Encore les Forces armées du Mali! Ce sont les premiers mots qui viennent à la bouche, au vu de l’interminable chapelet de morts, de blessés et de disparitions qui déciment les armées nationales des pays du Sahel, la Mission des Nations-Unies au Mali (Minusma), la Force française Barkhane et celle du G5 Sahel. Plus que tous les autres pays, le Mali paie le plus lourd tribut à cet appétit de l’ogre terroriste qui profite, pour la plupart du temps, de l’incurie des dirigeants, pour endeuiller la grande famille des forces armées maliennes. Démunis matériellement, financièrement et moralement, ces militaires qui peuvent peu, et même très peu, face à l’ennemi dont la puissance de feu, doublée d’une efficacité sans commune mesure de ses services de renseignement, sont comme envoyés à l’abattoir.
Le seul cœur des soldats qui bat pour la défense de la patrie que leur impose le métier des armes ne résiste pas à la fougue destructrice des barbares du désert. Pire, des fuites, involontaires ou bien pensées de la hiérarchie, contribuent souvent à la perte de ces jeunes qui offrent leurs poitrines protégées juste en apparence par des gilets pare-balles déchiquetés par la première balle des hommes sans foi ni loi. Et le scénario, tel ce guet-apens du dimanche 14 juin, dans la région de Diabaly, au nord de Bamako, non loin de la frontière mauritanienne, et dans lequel une quarantaine de soldats sont portés disparus, illustre parfaitement cette situation désolante, voire révoltante, que subit l’armée malienne.

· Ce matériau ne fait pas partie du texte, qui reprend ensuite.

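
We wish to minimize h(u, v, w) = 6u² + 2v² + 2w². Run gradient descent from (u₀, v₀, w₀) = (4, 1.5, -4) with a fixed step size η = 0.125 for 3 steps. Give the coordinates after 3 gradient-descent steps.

∇h = (12u, 4v, 4w)
(u₁, v₁, w₁) = (4, 1.5, -4) − 0.125·(48, 6, -16) = (-2, 0.75, -2)
(u₂, v₂, w₂) = (-2, 0.75, -2) − 0.125·(-24, 3, -8) = (1, 0.375, -1)
(u₃, v₃, w₃) = (1, 0.375, -1) − 0.125·(12, 1.5, -4) = (-0.5, 0.1875, -0.5)

(-0.5, 0.1875, -0.5)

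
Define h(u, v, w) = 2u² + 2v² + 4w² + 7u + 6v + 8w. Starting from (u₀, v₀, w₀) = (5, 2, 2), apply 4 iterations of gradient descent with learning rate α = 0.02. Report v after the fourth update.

∇h = (4u + 7, 4v + 6, 8w + 8)
Step 1: at (5, 2, 2), ∇h = (27, 14, 24) → (5, 2, 2) − 0.02·(27, 14, 24) = (4.46, 1.72, 1.52)
Step 2: at (4.46, 1.72, 1.52), ∇h = (24.84, 12.88, 20.16) → (4.46, 1.72, 1.52) − 0.02·(24.84, 12.88, 20.16) = (3.9632, 1.4624, 1.1168)
Step 3: at (3.9632, 1.4624, 1.1168), ∇h = (22.8528, 11.8496, 16.9344) → (3.9632, 1.4624, 1.1168) − 0.02·(22.8528, 11.8496, 16.9344) = (3.506144, 1.225408, 0.778112)
Step 4: at (3.506144, 1.225408, 0.778112), ∇h = (21.024576, 10.901632, 14.224896) → (3.506144, 1.225408, 0.778112) − 0.02·(21.024576, 10.901632, 14.224896) = (3.08565248, 1.00737536, 0.49361408)
v = 1.00737536

1.00737536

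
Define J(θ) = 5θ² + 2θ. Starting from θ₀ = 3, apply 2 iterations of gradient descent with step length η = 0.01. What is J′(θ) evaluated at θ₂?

25.92

J′(θ) = 10θ + 2
θ₁ = 3 − 0.01·32 = 2.68
θ₂ = 2.68 − 0.01·28.8 = 2.392
J′(θ) at (2.392) = 25.92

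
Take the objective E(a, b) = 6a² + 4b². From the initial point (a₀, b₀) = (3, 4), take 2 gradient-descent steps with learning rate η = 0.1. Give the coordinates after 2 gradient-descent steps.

(0.12, 0.16)

∇E = (12a, 8b)
Step 1: at (3, 4), ∇E = (36, 32) → (3, 4) − 0.1·(36, 32) = (-0.6, 0.8)
Step 2: at (-0.6, 0.8), ∇E = (-7.2, 6.4) → (-0.6, 0.8) − 0.1·(-7.2, 6.4) = (0.12, 0.16)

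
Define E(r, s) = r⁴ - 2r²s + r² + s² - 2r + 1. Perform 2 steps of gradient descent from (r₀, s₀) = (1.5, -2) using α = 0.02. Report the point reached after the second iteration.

(0.75617816, -1.719164)

∇E = (4r³ - 4rs + 2r - 2, -2r² + 2s)
Step 1: at (1.5, -2), ∇E = (26.5, -8.5) → (1.5, -2) − 0.02·(26.5, -8.5) = (0.97, -1.83)
Step 2: at (0.97, -1.83), ∇E = (10.691092, -5.5418) → (0.97, -1.83) − 0.02·(10.691092, -5.5418) = (0.75617816, -1.719164)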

Loin de nous toute volonté de doucher le moral des troupes, mais il faut reconnaître que la récurrence et surtout l’abandon de ces jeunes, qui laissent derrière eux des épouses éplorées et des orphelins inconsolables et livrés à eux-mêmes, ne peut laisser indifférent. Pendant que ces soldats disparaissent dans des embuscades, ou sont explosés par des roquettes de terroristes pour qui la vie humaine n’a plus aucune valeur, leurs supérieurs roulent de belles et puissantes mécaniques à Bamako. Que dire de tous ces deals honteux qui se font sur le dos de l’armée, par le biais de surfacturation de commandes de matériels de surcroît de piètre qualité. Parfois même, ces armes, chars d’assaut, hélicoptères et avions de guerre, etc., sont «payés et livrés» dans les livres d’achats, mais sont inconnus dans les armureries, la flotte et le parc automobile de l’armée. La magie de la corruption, de la cupidité et des détournements, est passée par là!

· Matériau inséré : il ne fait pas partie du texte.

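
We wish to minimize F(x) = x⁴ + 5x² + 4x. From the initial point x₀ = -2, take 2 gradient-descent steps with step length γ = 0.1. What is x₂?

F′(x) = 4x³ + 10x + 4
x₁ = -2 − 0.1·(-48) = 2.8
x₂ = 2.8 − 0.1·119.808 = -9.1808

-9.1808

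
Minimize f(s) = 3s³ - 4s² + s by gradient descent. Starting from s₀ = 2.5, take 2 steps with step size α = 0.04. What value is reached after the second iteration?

0.925964

f′(s) = 9s² - 8s + 1
s₁ = 2.5 − 0.04·37.25 = 1.01
s₂ = 1.01 − 0.04·2.1009 = 0.925964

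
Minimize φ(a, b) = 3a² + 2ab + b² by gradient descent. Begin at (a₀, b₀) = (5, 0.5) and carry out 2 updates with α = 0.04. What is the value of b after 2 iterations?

-0.2456

∇φ = (6a + 2b, 2a + 2b)
Step 1: at (5, 0.5), ∇φ = (31, 11) → (5, 0.5) − 0.04·(31, 11) = (3.76, 0.06)
Step 2: at (3.76, 0.06), ∇φ = (22.68, 7.64) → (3.76, 0.06) − 0.04·(22.68, 7.64) = (2.8528, -0.2456)
b = -0.2456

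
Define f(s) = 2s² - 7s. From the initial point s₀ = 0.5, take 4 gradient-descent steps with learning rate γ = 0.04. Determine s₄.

1.1276608

f′(s) = 4s - 7
Step 1: f′(0.5) = -5; s₁ = 0.5 − 0.04·(-5) = 0.7
Step 2: f′(0.7) = -4.2; s₂ = 0.7 − 0.04·(-4.2) = 0.868
Step 3: f′(0.868) = -3.528; s₃ = 0.868 − 0.04·(-3.528) = 1.00912
Step 4: f′(1.00912) = -2.96352; s₄ = 1.00912 − 0.04·(-2.96352) = 1.1276608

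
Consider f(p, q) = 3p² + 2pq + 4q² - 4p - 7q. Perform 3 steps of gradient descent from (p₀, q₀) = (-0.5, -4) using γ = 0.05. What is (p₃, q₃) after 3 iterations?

(0.69, -0.2325)

∇f = (6p + 2q - 4, 2p + 8q - 7)
(p₁, q₁) = (-0.5, -4) − 0.05·(-15, -40) = (0.25, -2)
(p₂, q₂) = (0.25, -2) − 0.05·(-6.5, -22.5) = (0.575, -0.875)
(p₃, q₃) = (0.575, -0.875) − 0.05·(-2.3, -12.85) = (0.69, -0.2325)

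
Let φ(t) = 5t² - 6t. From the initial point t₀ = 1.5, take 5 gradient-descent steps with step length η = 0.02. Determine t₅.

0.894912

φ′(t) = 10t - 6
Step 1: φ′(1.5) = 9; t₁ = 1.5 − 0.02·9 = 1.32
Step 2: φ′(1.32) = 7.2; t₂ = 1.32 − 0.02·7.2 = 1.176
Step 3: φ′(1.176) = 5.76; t₃ = 1.176 − 0.02·5.76 = 1.0608
Step 4: φ′(1.0608) = 4.608; t₄ = 1.0608 − 0.02·4.608 = 0.96864
Step 5: φ′(0.96864) = 3.6864; t₅ = 0.96864 − 0.02·3.6864 = 0.894912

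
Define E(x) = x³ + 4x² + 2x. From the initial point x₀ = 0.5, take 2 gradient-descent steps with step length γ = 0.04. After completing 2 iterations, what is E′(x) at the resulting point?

E′(x) = 3x² + 8x + 2
Step 1: E′(0.5) = 6.75; x₁ = 0.5 − 0.04·6.75 = 0.23
Step 2: E′(0.23) = 3.9987; x₂ = 0.23 − 0.04·3.9987 = 0.070052
E′(x) at (0.070052) = 2.575137848112

2.575137848112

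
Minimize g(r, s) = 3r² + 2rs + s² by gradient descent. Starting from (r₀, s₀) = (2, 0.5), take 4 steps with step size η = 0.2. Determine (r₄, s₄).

∇g = (6r + 2s, 2r + 2s)
Step 1: at (2, 0.5), ∇g = (13, 5) → (2, 0.5) − 0.2·(13, 5) = (-0.6, -0.5)
Step 2: at (-0.6, -0.5), ∇g = (-4.6, -2.2) → (-0.6, -0.5) − 0.2·(-4.6, -2.2) = (0.32, -0.06)
Step 3: at (0.32, -0.06), ∇g = (1.8, 0.52) → (0.32, -0.06) − 0.2·(1.8, 0.52) = (-0.04, -0.164)
Step 4: at (-0.04, -0.164), ∇g = (-0.568, -0.408) → (-0.04, -0.164) − 0.2·(-0.568, -0.408) = (0.0736, -0.0824)

(0.0736, -0.0824)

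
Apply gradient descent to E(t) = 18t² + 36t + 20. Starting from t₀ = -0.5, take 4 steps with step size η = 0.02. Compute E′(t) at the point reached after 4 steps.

0.11063808

E′(t) = 36t + 36
Step 1: E′(-0.5) = 18; t₁ = -0.5 − 0.02·18 = -0.86
Step 2: E′(-0.86) = 5.04; t₂ = -0.86 − 0.02·5.04 = -0.9608
Step 3: E′(-0.9608) = 1.4112; t₃ = -0.9608 − 0.02·1.4112 = -0.989024
Step 4: E′(-0.989024) = 0.395136; t₄ = -0.989024 − 0.02·0.395136 = -0.99692672
E′(t) at (-0.99692672) = 0.11063808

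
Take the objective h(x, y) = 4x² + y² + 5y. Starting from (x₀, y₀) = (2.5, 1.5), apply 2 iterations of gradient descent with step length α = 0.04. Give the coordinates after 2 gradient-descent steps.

∇h = (8x, 2y + 5)
(x₁, y₁) = (2.5, 1.5) − 0.04·(20, 8) = (1.7, 1.18)
(x₂, y₂) = (1.7, 1.18) − 0.04·(13.6, 7.36) = (1.156, 0.8856)

(1.156, 0.8856)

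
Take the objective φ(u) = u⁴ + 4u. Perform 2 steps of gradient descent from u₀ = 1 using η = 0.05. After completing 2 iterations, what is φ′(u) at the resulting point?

4.181691465728

φ′(u) = 4u³ + 4
Step 1: φ′(1) = 8; u₁ = 1 − 0.05·8 = 0.6
Step 2: φ′(0.6) = 4.864; u₂ = 0.6 − 0.05·4.864 = 0.3568
φ′(u) at (0.3568) = 4.181691465728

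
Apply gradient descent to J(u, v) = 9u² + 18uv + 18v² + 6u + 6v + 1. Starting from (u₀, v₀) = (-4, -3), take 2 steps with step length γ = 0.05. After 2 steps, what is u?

-5.23

∇J = (18u + 18v + 6, 18u + 36v + 6)
Step 1: at (-4, -3), ∇J = (-120, -174) → (-4, -3) − 0.05·(-120, -174) = (2, 5.7)
Step 2: at (2, 5.7), ∇J = (144.6, 247.2) → (2, 5.7) − 0.05·(144.6, 247.2) = (-5.23, -6.66)
u = -5.23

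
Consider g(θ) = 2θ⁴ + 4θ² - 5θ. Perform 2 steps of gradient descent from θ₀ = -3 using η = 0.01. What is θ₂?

-0.44269

g′(θ) = 8θ³ + 8θ - 5
Step 1: g′(-3) = -245; θ₁ = -3 − 0.01·(-245) = -0.55
Step 2: g′(-0.55) = -10.731; θ₂ = -0.55 − 0.01·(-10.731) = -0.44269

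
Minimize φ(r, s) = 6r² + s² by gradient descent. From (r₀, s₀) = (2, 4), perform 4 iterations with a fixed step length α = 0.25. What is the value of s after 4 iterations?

∇φ = (12r, 2s)
Step 1: at (2, 4), ∇φ = (24, 8) → (2, 4) − 0.25·(24, 8) = (-4, 2)
Step 2: at (-4, 2), ∇φ = (-48, 4) → (-4, 2) − 0.25·(-48, 4) = (8, 1)
Step 3: at (8, 1), ∇φ = (96, 2) → (8, 1) − 0.25·(96, 2) = (-16, 0.5)
Step 4: at (-16, 0.5), ∇φ = (-192, 1) → (-16, 0.5) − 0.25·(-192, 1) = (32, 0.25)
s = 0.25

0.25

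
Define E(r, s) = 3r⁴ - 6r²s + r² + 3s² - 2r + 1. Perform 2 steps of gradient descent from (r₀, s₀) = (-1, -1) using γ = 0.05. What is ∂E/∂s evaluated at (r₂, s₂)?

∇E = (12r³ - 12rs + 2r - 2, -6r² + 6s)
(r₁, s₁) = (-1, -1) − 0.05·(-28, -12) = (0.4, -0.4)
(r₂, s₂) = (0.4, -0.4) − 0.05·(1.488, -3.36) = (0.3256, -0.232)
∂E/∂s at (0.3256, -0.232) = -2.02809216

-2.02809216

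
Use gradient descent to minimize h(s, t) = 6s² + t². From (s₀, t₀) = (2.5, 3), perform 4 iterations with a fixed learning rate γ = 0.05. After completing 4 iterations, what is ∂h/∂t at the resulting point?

3.9366

∇h = (12s, 2t)
Step 1: at (2.5, 3), ∇h = (30, 6) → (2.5, 3) − 0.05·(30, 6) = (1, 2.7)
Step 2: at (1, 2.7), ∇h = (12, 5.4) → (1, 2.7) − 0.05·(12, 5.4) = (0.4, 2.43)
Step 3: at (0.4, 2.43), ∇h = (4.8, 4.86) → (0.4, 2.43) − 0.05·(4.8, 4.86) = (0.16, 2.187)
Step 4: at (0.16, 2.187), ∇h = (1.92, 4.374) → (0.16, 2.187) − 0.05·(1.92, 4.374) = (0.064, 1.9683)
∂h/∂t at (0.064, 1.9683) = 3.9366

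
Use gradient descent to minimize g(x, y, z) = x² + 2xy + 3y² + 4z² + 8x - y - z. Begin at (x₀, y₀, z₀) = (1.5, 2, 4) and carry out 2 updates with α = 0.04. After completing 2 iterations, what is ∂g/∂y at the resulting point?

6.16

∇g = (2x + 2y + 8, 2x + 6y - 1, 8z - 1)
Step 1: at (1.5, 2, 4), ∇g = (15, 14, 31) → (1.5, 2, 4) − 0.04·(15, 14, 31) = (0.9, 1.44, 2.76)
Step 2: at (0.9, 1.44, 2.76), ∇g = (12.68, 9.44, 21.08) → (0.9, 1.44, 2.76) − 0.04·(12.68, 9.44, 21.08) = (0.3928, 1.0624, 1.9168)
∂g/∂y at (0.3928, 1.0624, 1.9168) = 6.16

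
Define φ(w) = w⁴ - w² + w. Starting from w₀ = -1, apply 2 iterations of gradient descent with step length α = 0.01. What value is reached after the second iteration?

φ′(w) = 4w³ - 2w + 1
Step 1: φ′(-1) = -1; w₁ = -1 − 0.01·(-1) = -0.99
Step 2: φ′(-0.99) = -0.901196; w₂ = -0.99 − 0.01·(-0.901196) = -0.98098804

-0.98098804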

Certes, le Mali n’a pas l’apanage de ces pratiques condamnables, et malheureusement impunies à cause du poids des auteurs, mais le pays n’en n’est pas moins coutumier des faits. A cela, il faut ajouter d’autres actes crapuleux, dont l’un d’eux consiste à amputer le salaire de jeunes soldats pour des prêts qu’ils auraient contractés, mais qu’ils n’ont jamais vus. Une véritable sorcellerie, comme le disent les habitués des réseaux sociaux! Toute dénonciation de la victime est passible de son envoi dans les endroits exposés aux attaques meurtrières des terroristes. Il est temps de changer le fusil d’épaule et assurer une meilleure protection pour ceux qui assurent la défense du territoire et donc des civils et de leurs biens, sinon, plus tard sera trop tard.
Le président malien et chef suprême des armées, Ibrahim Boubacar Keïta, est-il imprégné des réalités que vivent les FAMA? En tout cas, il urge pour lui de prendre le taureau par les cornes, au nom de la protection du peuple dont la responsabilité lui incombe et pour laquelle il a solennellement prêté serment par deux fois. A défaut, il va condamner ad vitam aeternam les attaques d’individus armés non identifiés ou revendiquées par les groupes terroristes, et décréter des deuils nationaux pour la gloire de terroristes insatiables de cadavres. Il faut espérer que cet épisode de la disparition d’une quarantaine de soldats finisse en happy end, avec le retour des disparus, sains et saufs, dans leurs casernes!